Nowadays, the stock still comes from the boats but the stalls are on terra firma, so it’s not exactly a floating market any longer. Still, the market is something to see, full of fresh fruits, vegetables, and freshly caught seafood, with the boats that hauled the goods tied up right behind the stalls. The seafood vendors even offer a full-service fish cleaning, right there on or next to their boats. The boats tie up, the captains sit in hammocks or play cards while listening to music and the conversations never cease.

Willemstad’s most famous attractions, though, are the lively painted buildings along the harbor, a UNESCO World Heritage Site. Even these have a story. Most of the buildings are made from the only resource they had at the time: coral. Since dead coral is white, all of the buildings were white and the salt leeching from the coral bases only made them whiter. A former governor thought all of that white was an eyesore (not to mention a source of headaches) and declared that everyone had to pick a color — whatever color they wanted — and paint their homes and businesses something other than white.  The idea seemed innocent enough, but the reality was that said governor had stock in the local paint shop. While the endeavor may have had a somewhat shady base, the beautiful and unique results have endured.

Even if you’re here to dive, dive, dive, at some point you’re going to have to eat, which is lucky for you because the food was amazing and everywhere offered generous portions. While the cuisine is very stew-heavy, the style seemed to touch on all the island’s cultural influences. You can try something new, such as cactus or iguana, or stick with familiar dishes with a Caribbean twist.
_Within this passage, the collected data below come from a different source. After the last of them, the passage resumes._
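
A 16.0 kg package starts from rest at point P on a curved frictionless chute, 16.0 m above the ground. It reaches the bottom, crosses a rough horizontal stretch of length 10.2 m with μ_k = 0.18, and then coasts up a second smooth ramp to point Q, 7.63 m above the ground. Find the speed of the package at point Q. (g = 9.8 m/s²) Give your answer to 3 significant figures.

Energy at P: mgh₁ = (16.0)(9.8)(16.0) = 2508.8 J
Friction loss: W_f = μ_k mg d = 287.9 J
At Q: ½mv² + mgh₂ = mgh₁ − W_f
½mv² = 2508.8 − 287.9 − 1196.4 = 1024.5 J
v = √(2 × 1024.5/16.0) = 11.32 m/s

v = 11.3 m/s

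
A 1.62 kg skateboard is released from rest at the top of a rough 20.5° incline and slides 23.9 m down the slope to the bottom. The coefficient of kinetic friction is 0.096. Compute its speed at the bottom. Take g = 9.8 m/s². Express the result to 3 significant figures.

v = 11.0 m/s

Taking the bottom as reference, mgh = ½mv² + μ_k N L with h = L sinθ, N = mg cosθ:
mgh = mgL sinθ = (1.62)(9.8)(23.9)sin20.5° = 132.88 J
W_f = μ_k mg cosθ · L = (0.096)(1.62)(9.8)cos20.5°·23.9 = 34.12 J
½mv² = 132.88 − 34.12 = 98.762 J
v = √(2 × 98.762/1.62) = 11.04 m/s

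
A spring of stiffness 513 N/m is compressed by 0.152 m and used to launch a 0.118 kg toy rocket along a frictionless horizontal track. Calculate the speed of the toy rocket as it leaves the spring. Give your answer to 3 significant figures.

v = 10.0 m/s

The toy rocket leaves the spring when the spring is at natural length, so ½kx² = ½mv²
v = x√(k/m) = 0.152 × √(513/0.118) = 10.02 m/s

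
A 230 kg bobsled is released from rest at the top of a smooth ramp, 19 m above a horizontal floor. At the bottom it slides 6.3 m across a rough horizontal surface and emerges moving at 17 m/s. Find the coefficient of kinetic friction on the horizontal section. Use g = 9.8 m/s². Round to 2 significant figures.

Applying the work–energy principle:
mgh = ½mv² + μ_k m g d
mgh = 42826 J; ½mv² = 33235 J
W_f = 42826 − 33235 = 9591 J
μ_k = W_f/(mg·d) = 9591/(2254 × 6.3) = 0.6754

μ_k = 0.68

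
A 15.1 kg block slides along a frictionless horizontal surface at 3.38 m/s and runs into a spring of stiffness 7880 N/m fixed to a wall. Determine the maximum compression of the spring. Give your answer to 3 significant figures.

All KE is stored as spring PE at maximum compression: ½mv² = ½kx²
x = v√(m/k) = 3.38 × √(15.1/7880) = 0.1480 m

x = 0.148 m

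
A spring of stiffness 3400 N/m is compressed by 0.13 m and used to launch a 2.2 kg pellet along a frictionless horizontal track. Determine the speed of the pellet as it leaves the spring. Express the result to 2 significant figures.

Spring PE converts entirely to kinetic energy: ½kx² = ½mv²
v = x√(k/m) = 0.13 × √(3400/2.2) = 5.111 m/s

v = 5.1 m/s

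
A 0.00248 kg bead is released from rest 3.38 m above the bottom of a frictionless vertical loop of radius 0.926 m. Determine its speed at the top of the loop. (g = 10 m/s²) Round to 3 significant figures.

v = 5.53 m/s

Energy conservation: mgh = ½mv_top² + mg(2r)
v_top² = 2g(h − 2r) = 2(10)(3.38 − 1.852) = 30.56
v_top = 5.528 m/s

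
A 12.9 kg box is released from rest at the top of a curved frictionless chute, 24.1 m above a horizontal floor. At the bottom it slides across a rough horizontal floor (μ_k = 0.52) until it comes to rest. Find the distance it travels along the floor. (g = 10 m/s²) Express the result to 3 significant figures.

d = 46.3 m

Energy bookkeeping (friction removes W_f = μ_k N d):
At rest all PE has been dissipated by friction: mgh = μ_k m g d
d = h/μ_k = 24.1/0.52 = 46.35 m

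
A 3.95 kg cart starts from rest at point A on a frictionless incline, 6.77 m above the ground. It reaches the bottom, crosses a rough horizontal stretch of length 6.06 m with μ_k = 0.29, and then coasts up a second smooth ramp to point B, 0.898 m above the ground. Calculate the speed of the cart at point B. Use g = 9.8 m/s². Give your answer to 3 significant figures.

Energy at A: mgh₁ = (3.95)(9.8)(6.77) = 262.07 J
Friction loss: W_f = μ_k mg d = 68.03 J
At B: ½mv² + mgh₂ = mgh₁ − W_f
½mv² = 262.07 − 68.03 − 34.762 = 159.28 J
v = √(2 × 159.28/3.95) = 8.980 m/s

v = 8.98 m/s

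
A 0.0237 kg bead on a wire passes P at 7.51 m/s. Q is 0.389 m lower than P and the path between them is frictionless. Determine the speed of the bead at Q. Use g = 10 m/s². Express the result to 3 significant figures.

Energy conservation between the two points: ½mv₀² + mgh = ½mv²
v² = v₀² + 2gh = (7.51)² + 2(10)(0.389) = 64.180
v = √64.180 = 8.011 m/s

v = 8.01 m/s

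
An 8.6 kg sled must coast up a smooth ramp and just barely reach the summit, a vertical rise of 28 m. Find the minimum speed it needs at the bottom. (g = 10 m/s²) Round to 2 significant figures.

At the top it is momentarily at rest, so all KE converts to PE: ½mv² = mgh
v = √(2gh) = √(2 × 10 × 28) = 23.66 m/s

v = 24 m/s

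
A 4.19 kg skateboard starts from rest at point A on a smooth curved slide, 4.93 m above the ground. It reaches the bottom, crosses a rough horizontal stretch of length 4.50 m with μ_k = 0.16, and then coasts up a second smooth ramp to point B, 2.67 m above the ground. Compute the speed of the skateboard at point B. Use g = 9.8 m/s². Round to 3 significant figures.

v = 5.49 m/s

Energy at A: mgh₁ = (4.19)(9.8)(4.93) = 202.44 J
Friction loss: W_f = μ_k mg d = 29.56 J
At B: ½mv² + mgh₂ = mgh₁ − W_f
½mv² = 202.44 − 29.56 − 109.64 = 63.235 J
v = √(2 × 63.235/4.19) = 5.494 m/s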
Be ready for lots of fried plantains and polenta, two side dishes I couldn’t get enough of. One note: If you’re used to super-fast service, you’ll be better off leaving those expectations at home. Curaçao is laid back and things move on island time, so it’s best to just sip that sundowner and relax.

Here’s where we chowed down:

Viola Delicatessen – At this central, diner-style spot in Willemstad you’ll find a small menu, but everything is cooked in front of you. It’s about the most down-to-earth, local food you can get.

Pirate Bay – The name really says it all. Traditional Caribbean fare with a great atmosphere, highlighted by the sounds of the waves on the beach. Expect huge portions and great food.

Scuba Lodge – Another spot right on the water, this boutique hotel offers a catch of the day and other traditional fare in a laid-back atmosphere.

De Gouverneur – This spot was amazing. It’s a great place to see all of the colors of Willemstad while chowing down on specialties like the banana soup. I’m still dreaming about it.

Jaanchie’s – You want iguana, they’ve got iguana. This well known spot also has some other interesting island fare served in a setting that will make you feel like you’re in a jungle. The owner himself is the walking menu (no seriously, he is the menu) and will take your order, offer you some jokes and pleasant conversation, and then help serve your order too. Take the time to check out the curiosities in the restaurant’s entryway.

Landhuis Daniel – A former plantation house, this place has a large menu with a mix of French-Mediterranean and creole dishes in a lush setting.

While I wouldn’t normally talk about the drinking water, I do think it’s worth mentioning here. Curaçao’s desalination plants have won awards for their efficiency and quality, so yes, that tap water is perfectly safe to drink. For an island lacking a freshwater source of its own, Curaçao’s successful endeavor into desalination is something to be admired.  That said, while you can and should drink plenty of water, you must try one of the island’s various lemonades at least once. You’ll thank me later.